Oceanographer David Gallo shared his experiences with Ticonderoga Middle School students recently through a video conference.
David Gallo has been to great depths, literally and figuratively.
Gallo was a poor student who struggled with Attention Deficit Disorder. Today he’s a world-renown oceanographer who has explored the Titanic.
He shared his experiences with Ticonderoga Middle School students recently through a video conference.
“I could show you my report cards,” Gallo said. “I was not a very good student. I really struggled with ADD. I just wanted to crawl into a ball and hoped no one would bother me. I realize now that’s the worst thing you can do.”
Gallo eventually found his way to Schenectady Community College, where he learned two important lessons.
“I learned I had to work harder than everyone else,” he said. “I took a lot of notes and I would study three hours for every 40 minutes in class. I realized that’s what I had to do to get from here to there. I don’t care where you go to college. College is what you make of it.

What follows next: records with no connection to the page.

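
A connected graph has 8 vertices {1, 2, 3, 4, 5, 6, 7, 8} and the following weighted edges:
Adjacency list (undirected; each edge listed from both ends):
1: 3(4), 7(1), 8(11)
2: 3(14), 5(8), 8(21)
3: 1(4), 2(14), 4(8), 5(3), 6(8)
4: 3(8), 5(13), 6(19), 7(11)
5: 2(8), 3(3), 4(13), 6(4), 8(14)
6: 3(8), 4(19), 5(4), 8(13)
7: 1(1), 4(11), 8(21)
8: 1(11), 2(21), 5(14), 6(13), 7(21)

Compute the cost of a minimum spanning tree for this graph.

39

Kruskal's algorithm — process edges by increasing weight (ties by edge label):
1 7 (1): add — endpoints in different components.
3 5 (3): add — endpoints in different components.
1 3 (4): add — endpoints in different components.
5 6 (4): add — endpoints in different components.
2 5 (8): add — endpoints in different components.
3 4 (8): add — endpoints in different components.
3 6 (8): skip — 3 and 6 already connected.
1 8 (11): add — endpoints in different components.
MST edges: 1 7, 3 5, 1 3, 5 6, 2 5, 3 4, 1 8; total weight 1+3+4+4+8+8+11 = 39.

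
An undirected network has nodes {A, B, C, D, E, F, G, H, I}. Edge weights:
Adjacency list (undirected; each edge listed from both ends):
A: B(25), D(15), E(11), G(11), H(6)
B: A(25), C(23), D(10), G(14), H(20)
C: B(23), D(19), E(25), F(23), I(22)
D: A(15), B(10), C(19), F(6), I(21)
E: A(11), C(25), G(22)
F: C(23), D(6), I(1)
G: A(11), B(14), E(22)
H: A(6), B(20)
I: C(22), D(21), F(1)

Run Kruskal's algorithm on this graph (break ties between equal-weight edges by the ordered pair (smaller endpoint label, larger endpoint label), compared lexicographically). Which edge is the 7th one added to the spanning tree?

Kruskal: consider edges lightest-first.
F—I (1): add — endpoints in different components.
A—H (6): add — endpoints in different components.
D—F (6): add — endpoints in different components.
B—D (10): add — endpoints in different components.
A—E (11): add — endpoints in different components.
A—G (11): add — endpoints in different components.
B—G (14): add — endpoints in different components.
A—D (15): skip — A and D already connected.
C—D (19): add — endpoints in different components.
The 7th edge added is B—G.

B-G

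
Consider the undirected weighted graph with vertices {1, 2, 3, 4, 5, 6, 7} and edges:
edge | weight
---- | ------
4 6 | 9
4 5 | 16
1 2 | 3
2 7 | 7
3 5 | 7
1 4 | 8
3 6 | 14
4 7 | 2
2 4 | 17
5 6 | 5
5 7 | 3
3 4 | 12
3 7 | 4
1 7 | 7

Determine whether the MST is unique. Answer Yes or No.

Kruskal's algorithm — process edges by increasing weight (ties by edge label):
4 7 (2): add — endpoints in different components.
1 2 (3): add — endpoints in different components.
5 7 (3): add — endpoints in different components.
3 7 (4): add — endpoints in different components.
5 6 (5): add — endpoints in different components.
1 7 (7): add — endpoints in different components.
Non-tree edge 2 7 has weight 7, equal to the heaviest edge on its tree cycle — swapping gives another MST of the same weight. Not unique.

No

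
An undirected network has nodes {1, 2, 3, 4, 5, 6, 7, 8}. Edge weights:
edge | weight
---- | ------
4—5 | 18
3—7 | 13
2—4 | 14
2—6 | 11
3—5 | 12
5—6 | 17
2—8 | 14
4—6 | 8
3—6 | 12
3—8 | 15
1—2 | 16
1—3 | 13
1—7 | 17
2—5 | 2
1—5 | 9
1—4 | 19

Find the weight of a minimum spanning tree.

69

Prim's algorithm from 8:
Step 1: cheapest edge leaving the tree is 2—8 (14); add 2.
Step 2: cheapest edge leaving the tree is 2—5 (2); add 5.
Step 3: cheapest edge leaving the tree is 1—5 (9); add 1.
Step 4: cheapest edge leaving the tree is 2—6 (11); add 6.
Step 5: cheapest edge leaving the tree is 4—6 (8); add 4.
Step 6: cheapest edge leaving the tree is 3—5 (12); add 3.
Step 7: cheapest edge leaving the tree is 3—7 (13); add 7.
MST edges: 2—8, 2—5, 1—5, 2—6, 4—6, 3—5, 3—7; total weight 14+2+9+11+8+12+13 = 69.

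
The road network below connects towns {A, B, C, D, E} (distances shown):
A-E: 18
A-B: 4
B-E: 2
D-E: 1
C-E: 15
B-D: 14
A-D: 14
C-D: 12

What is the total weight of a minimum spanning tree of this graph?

Grow the tree from A using Prim:
Step 1: cheapest edge leaving the tree is A-B (4); add B.
Step 2: cheapest edge leaving the tree is B-E (2); add E.
Step 3: cheapest edge leaving the tree is D-E (1); add D.
Step 4: cheapest edge leaving the tree is C-D (12); add C.
MST edges: A-B, B-E, D-E, C-D; total weight 4+2+1+12 = 19.

19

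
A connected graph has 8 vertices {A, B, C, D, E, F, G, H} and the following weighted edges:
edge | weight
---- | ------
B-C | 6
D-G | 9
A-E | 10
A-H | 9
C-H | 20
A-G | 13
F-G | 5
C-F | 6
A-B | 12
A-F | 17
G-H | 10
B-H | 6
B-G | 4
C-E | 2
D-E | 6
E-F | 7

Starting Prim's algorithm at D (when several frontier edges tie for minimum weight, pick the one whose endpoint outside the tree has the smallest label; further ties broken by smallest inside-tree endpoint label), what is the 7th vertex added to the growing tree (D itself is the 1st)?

H

Prim's algorithm from D:
Step 1: cheapest edge leaving the tree is D-E (6); add E.
Step 2: cheapest edge leaving the tree is C-E (2); add C.
Step 3: cheapest edge leaving the tree is B-C (6); add B.
Step 4: cheapest edge leaving the tree is B-G (4); add G.
Step 5: cheapest edge leaving the tree is F-G (5); add F.
Step 6: cheapest edge leaving the tree is B-H (6); add H.
Step 7: cheapest edge leaving the tree is A-H (9); add A.
Vertex order: D, E, C, B, G, F, H, A. The 7th vertex is H.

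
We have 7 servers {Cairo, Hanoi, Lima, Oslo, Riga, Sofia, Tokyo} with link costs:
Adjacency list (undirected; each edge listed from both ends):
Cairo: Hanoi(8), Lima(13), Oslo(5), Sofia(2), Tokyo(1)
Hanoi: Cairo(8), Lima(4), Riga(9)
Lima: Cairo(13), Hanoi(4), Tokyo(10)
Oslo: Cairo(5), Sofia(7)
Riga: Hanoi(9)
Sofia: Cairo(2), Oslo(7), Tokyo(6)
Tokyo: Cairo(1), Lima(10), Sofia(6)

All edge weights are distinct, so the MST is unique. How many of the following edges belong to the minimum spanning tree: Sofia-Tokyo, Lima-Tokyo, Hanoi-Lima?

1

Kruskal: consider edges lightest-first.
Cairo-Tokyo (1): add — endpoints in different components.
Cairo-Sofia (2): add — endpoints in different components.
Hanoi-Lima (4): add — endpoints in different components.
Cairo-Oslo (5): add — endpoints in different components.
Sofia-Tokyo (6): skip — Tokyo and Sofia already connected.
Oslo-Sofia (7): skip — Oslo and Sofia already connected.
Cairo-Hanoi (8): add — endpoints in different components.
Hanoi-Riga (9): add — endpoints in different components.
MST edge set: {Cairo-Tokyo, Cairo-Sofia, Hanoi-Lima, Cairo-Oslo, Cairo-Hanoi, Hanoi-Riga}.
Of the listed edges, {Hanoi-Lima} are in the MST → 1.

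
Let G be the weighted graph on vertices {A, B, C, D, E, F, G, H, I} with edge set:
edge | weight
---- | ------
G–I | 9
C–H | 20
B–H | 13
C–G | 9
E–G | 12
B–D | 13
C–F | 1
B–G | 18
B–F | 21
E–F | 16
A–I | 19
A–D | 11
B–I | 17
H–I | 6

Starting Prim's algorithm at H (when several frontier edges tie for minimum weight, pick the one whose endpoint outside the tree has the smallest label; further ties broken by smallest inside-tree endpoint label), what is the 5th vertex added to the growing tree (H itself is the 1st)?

F

Prim, starting at H.
Step 1: cheapest edge leaving the tree is H–I (6); add I.
Step 2: cheapest edge leaving the tree is G–I (9); add G.
Step 3: cheapest edge leaving the tree is C–G (9); add C.
Step 4: cheapest edge leaving the tree is C–F (1); add F.
Step 5: cheapest edge leaving the tree is E–G (12); add E.
Step 6: cheapest edge leaving the tree is B–H (13); add B.
Step 7: cheapest edge leaving the tree is B–D (13); add D.
Step 8: cheapest edge leaving the tree is A–D (11); add A.
Vertex order: H, I, G, C, F, E, B, D, A. The 5th vertex is F.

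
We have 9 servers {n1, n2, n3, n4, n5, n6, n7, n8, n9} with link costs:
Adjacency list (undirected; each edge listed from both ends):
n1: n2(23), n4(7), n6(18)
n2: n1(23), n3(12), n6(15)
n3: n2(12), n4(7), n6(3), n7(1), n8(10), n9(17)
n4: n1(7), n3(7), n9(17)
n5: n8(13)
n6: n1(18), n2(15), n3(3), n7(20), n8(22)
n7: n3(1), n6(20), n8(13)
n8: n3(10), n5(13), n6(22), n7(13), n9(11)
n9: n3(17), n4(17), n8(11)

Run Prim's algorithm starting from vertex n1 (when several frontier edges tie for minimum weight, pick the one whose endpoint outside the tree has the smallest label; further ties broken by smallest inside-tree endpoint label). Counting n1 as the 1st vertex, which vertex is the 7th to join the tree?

Prim, starting at n1.
Step 1: cheapest edge leaving the tree is n1–n4 (7); add n4.
Step 2: cheapest edge leaving the tree is n3–n4 (7); add n3.
Step 3: cheapest edge leaving the tree is n3–n7 (1); add n7.
Step 4: cheapest edge leaving the tree is n3–n6 (3); add n6.
Step 5: cheapest edge leaving the tree is n3–n8 (10); add n8.
Step 6: cheapest edge leaving the tree is n8–n9 (11); add n9.
Step 7: cheapest edge leaving the tree is n2–n3 (12); add n2.
Step 8: cheapest edge leaving the tree is n5–n8 (13); add n5.
Vertex order: n1, n4, n3, n7, n6, n8, n9, n2, n5. The 7th vertex is n9.

n9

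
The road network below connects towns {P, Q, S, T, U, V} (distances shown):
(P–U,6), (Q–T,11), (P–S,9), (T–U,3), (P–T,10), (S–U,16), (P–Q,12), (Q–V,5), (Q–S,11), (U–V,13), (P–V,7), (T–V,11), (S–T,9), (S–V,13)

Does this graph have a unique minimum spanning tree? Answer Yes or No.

No

Sort edges by weight, then run Kruskal:
T–U (3): add. Components now {P} {T,U} {V} {Q} {S}
Q–V (5): add. Components now {P} {T,U} {Q,V} {S}
P–U (6): add. Components now {P,T,U} {Q,V} {S}
P–V (7): add. Components now {P,Q,T,U,V} {S}
P–S (9): add. Components now {P,Q,S,T,U,V}
Non-tree edge S–T has weight 9, equal to the heaviest edge on its tree cycle — swapping gives another MST of the same weight. Not unique.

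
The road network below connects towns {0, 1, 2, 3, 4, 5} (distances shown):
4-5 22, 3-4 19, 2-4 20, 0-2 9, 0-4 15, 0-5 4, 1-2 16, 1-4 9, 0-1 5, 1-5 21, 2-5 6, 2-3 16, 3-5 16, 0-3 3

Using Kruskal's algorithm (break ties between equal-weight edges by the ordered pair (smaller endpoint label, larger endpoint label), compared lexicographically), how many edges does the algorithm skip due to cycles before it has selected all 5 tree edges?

Kruskal: consider edges lightest-first.
0-3 (3): add — endpoints in different components.
0-5 (4): add — endpoints in different components.
0-1 (5): add — endpoints in different components.
2-5 (6): add — endpoints in different components.
0-2 (9): skip — 0 and 2 already connected.
1-4 (9): add — endpoints in different components.
Edges rejected before the tree was complete: 1.

1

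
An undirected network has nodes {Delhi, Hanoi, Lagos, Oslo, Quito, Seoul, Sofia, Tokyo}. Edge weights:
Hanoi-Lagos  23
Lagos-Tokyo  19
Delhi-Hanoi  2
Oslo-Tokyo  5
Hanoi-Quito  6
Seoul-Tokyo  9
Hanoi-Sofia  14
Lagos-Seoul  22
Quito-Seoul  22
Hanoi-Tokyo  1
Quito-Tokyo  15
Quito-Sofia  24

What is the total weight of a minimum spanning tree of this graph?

56

Prim's algorithm from Quito:
Step 1: cheapest edge leaving the tree is Hanoi-Quito (6); add Hanoi.
Step 2: cheapest edge leaving the tree is Hanoi-Tokyo (1); add Tokyo.
Step 3: cheapest edge leaving the tree is Delhi-Hanoi (2); add Delhi.
Step 4: cheapest edge leaving the tree is Oslo-Tokyo (5); add Oslo.
Step 5: cheapest edge leaving the tree is Seoul-Tokyo (9); add Seoul.
Step 6: cheapest edge leaving the tree is Hanoi-Sofia (14); add Sofia.
Step 7: cheapest edge leaving the tree is Lagos-Tokyo (19); add Lagos.
MST edges: Hanoi-Quito, Hanoi-Tokyo, Delhi-Hanoi, Oslo-Tokyo, Seoul-Tokyo, Hanoi-Sofia, Lagos-Tokyo; total weight 6+1+2+5+9+14+19 = 56.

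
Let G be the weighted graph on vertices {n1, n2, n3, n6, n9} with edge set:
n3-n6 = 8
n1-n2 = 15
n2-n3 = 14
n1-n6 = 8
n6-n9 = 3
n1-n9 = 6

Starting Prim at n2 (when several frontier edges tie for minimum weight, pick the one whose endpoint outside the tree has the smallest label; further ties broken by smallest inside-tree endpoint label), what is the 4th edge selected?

Prim, starting at n2.
Step 1: cheapest edge leaving the tree is n2-n3 (14); add n3.
Step 2: cheapest edge leaving the tree is n3-n6 (8); add n6.
Step 3: cheapest edge leaving the tree is n6-n9 (3); add n9.
Step 4: cheapest edge leaving the tree is n1-n9 (6); add n1.
The 4th edge added is n1-n9.

n1-n9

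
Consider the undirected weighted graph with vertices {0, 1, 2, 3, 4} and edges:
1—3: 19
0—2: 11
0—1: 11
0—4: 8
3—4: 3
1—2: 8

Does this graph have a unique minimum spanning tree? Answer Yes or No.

Kruskal: consider edges lightest-first.
3—4 (3): add — endpoints in different components.
0—4 (8): add — endpoints in different components.
1—2 (8): add — endpoints in different components.
0—1 (11): add — endpoints in different components.
Non-tree edge 0—2 has weight 11, equal to the heaviest edge on its tree cycle — swapping gives another MST of the same weight. Not unique.

No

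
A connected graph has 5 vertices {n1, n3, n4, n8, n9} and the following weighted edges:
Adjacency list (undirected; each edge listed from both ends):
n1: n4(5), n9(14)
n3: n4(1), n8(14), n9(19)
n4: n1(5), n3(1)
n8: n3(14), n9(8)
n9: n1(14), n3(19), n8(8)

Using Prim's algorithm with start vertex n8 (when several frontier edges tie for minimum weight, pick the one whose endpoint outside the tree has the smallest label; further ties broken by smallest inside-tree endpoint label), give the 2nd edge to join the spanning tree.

Prim, starting at n8.
Step 1: frontier [n8-n9 8, n3-n8 14] → take n8-n9 (8); add n9.
Step 2: frontier [n3-n8 14, n1-n9 14, n3-n9 19] → take n1-n9 (14); add n1.
Step 3: frontier [n1-n4 5, n3-n8 14, n3-n9 19] → take n1-n4 (5); add n4.
Step 4: frontier [n3-n4 1, n3-n8 14, n3-n9 19] → take n3-n4 (1); add n3.
The 2nd edge added is n1-n9.

n1-n9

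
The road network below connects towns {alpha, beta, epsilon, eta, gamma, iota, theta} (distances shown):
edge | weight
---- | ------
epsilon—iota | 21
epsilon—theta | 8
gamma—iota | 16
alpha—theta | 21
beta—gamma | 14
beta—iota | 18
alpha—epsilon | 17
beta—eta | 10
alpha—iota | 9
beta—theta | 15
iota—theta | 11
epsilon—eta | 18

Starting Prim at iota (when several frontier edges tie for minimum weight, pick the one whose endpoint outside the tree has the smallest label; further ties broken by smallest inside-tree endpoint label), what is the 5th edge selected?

Prim, starting at iota.
Step 1: frontier [alpha—iota 9, iota—theta 11, gamma—iota 16, beta—iota 18, epsilon—iota 21] → take alpha—iota (9); add alpha.
Step 2: frontier [alpha—epsilon 17, alpha—theta 21, iota—theta 11, gamma—iota 16, beta—iota 18, epsilon—iota 21] → take iota—theta (11); add theta.
Step 3: frontier [alpha—epsilon 17, gamma—iota 16, beta—iota 18, epsilon—iota 21, epsilon—theta 8, beta—theta 15] → take epsilon—theta (8); add epsilon.
Step 4: frontier [epsilon—eta 18, gamma—iota 16, beta—iota 18, beta—theta 15] → take beta—theta (15); add beta.
Step 5: frontier [beta—eta 10, beta—gamma 14, epsilon—eta 18, gamma—iota 16] → take beta—eta (10); add eta.
Step 6: frontier [beta—gamma 14, gamma—iota 16] → take beta—gamma (14); add gamma.
The 5th edge added is beta—eta.

beta-eta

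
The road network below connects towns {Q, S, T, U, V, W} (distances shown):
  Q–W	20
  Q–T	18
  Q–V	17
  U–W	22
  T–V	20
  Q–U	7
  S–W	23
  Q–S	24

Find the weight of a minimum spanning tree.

Prim's algorithm from V:
Step 1: cheapest edge leaving the tree is Q–V (17); add Q.
Step 2: cheapest edge leaving the tree is Q–U (7); add U.
Step 3: cheapest edge leaving the tree is Q–T (18); add T.
Step 4: cheapest edge leaving the tree is Q–W (20); add W.
Step 5: cheapest edge leaving the tree is S–W (23); add S.
MST edges: Q–V, Q–U, Q–T, Q–W, S–W; total weight 17+7+18+20+23 = 85.

85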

“I also learned it’s OK to ask for help,” he said. “There are amazing people all around us who want to help. Just ask them.”
Gallo went on to earn his doctorate degree and now works at the Woods Hole Oceanographic Institution in Massachusetts, the world’s largest private, non-profit oceanographic research institution. It’s a global leader in the study and exploration of the ocean.
The world’s oceans are amazing, Gallo told students.
“Today we’ve only explored about 3 percent of what’s out there in the ocean,” he said. “Already we’ve found the world’s highest mountains, the world’s deepest valleys, underwater lakes, underwater waterfalls. There’s still 97 percent, and either that 97 percent is empty or just full of surprises.”
Gallo has participated in expeditions to all of the world’s oceans and was one of the first scientists to use a combination of robots and submarines to explore the deep sea floor. He co-led an expedition to create the first detailed and comprehensive map of the Titanic and the German battleship Bismarck. He co-led the successful international effort to locate the wreckage of Air France Flight 447 that crashed in the Atlantic Ocean in 2009.
The scientist shared his experiences with students.
“The Titanic can be kinda of creepy, but really cool,” he said. “You open the door to one room and its nothing but mud and rust. The next room might be perfectly intact. I’ve seen rooms on the Titanic with sheets and pillows on the bed, clothes still hanging on the coat hack, with items sitting on the dresser like nothing ever happened.”
He also discussed underwater lakes, ocean life, currents, global warming and more.
“Every time you say something can’t live there, there’s life,” he said. “It’s amazing how life thrives. There are amazing creatures in the oceans.”
Gallo admitted to students he loves to play video games.
“I do play; I love to play,” he said. “But the stuff going on in science is a lot more exciting than video games. In a video game someone knows every answer. When you’re in the ocean you never know what’s coming. You’re discovering new things every day.”
Gallo has gained recognition for appearing on many television news programs and documentaries. He is also a TED presenter.
TED is a nonprofit group devoted to “Ideas Worth Spreading.” It started out in 1984 as a conference bringing together people from the worlds of technology, entertainment and design. Along with two annual conferences, TED includes the a TED Talks video site. The videos challenge leaders in their fields to “give the talk of their lives in 18 minutes or less.”
With more than 8 million views Gallo’s TED presentation “Underwater Astonishments” is among the top five TED Talks viewed to date. It can be seen online at http://www.ted.com/talks/david_gallo_shows_underwater_astonishments.html.
Gallo mingles with people like Bill Gates, Brad Pitt, Angeline Jolie and other celebrities at the TED conferences.
“These are people who have changed the world; they’re billionaires and movie stars,” Gallo said. “You’re not going to out-do these people. I just try to be myself. It turns out everyone respects each other.”
Gallo’s video conference was arranged by Frank Shaw, a science teacher at Ti Middle School. A navy submarine veteran, Shaw has known Gallo for more than 25 years.
“When I was in the Navy I worked with some specialized equipment that was used in a couple of scientific studies,” Shaw said. “I actually went out to sea with Bob Ballard (who led the expedition that found the Titanic wreckage) a few times and met David. He’s a great guy and loves talking to the students.”
Shaw believes Gallo has a great message for students.
“Before we can get kids into STEM (science, technology, engineering, mathematics) programs, they have to believe they can do it,” Shaw said. “David’s message is that they can do it. He overcame ADD, went to a community college and learned to love science. Our kids can do this, too.”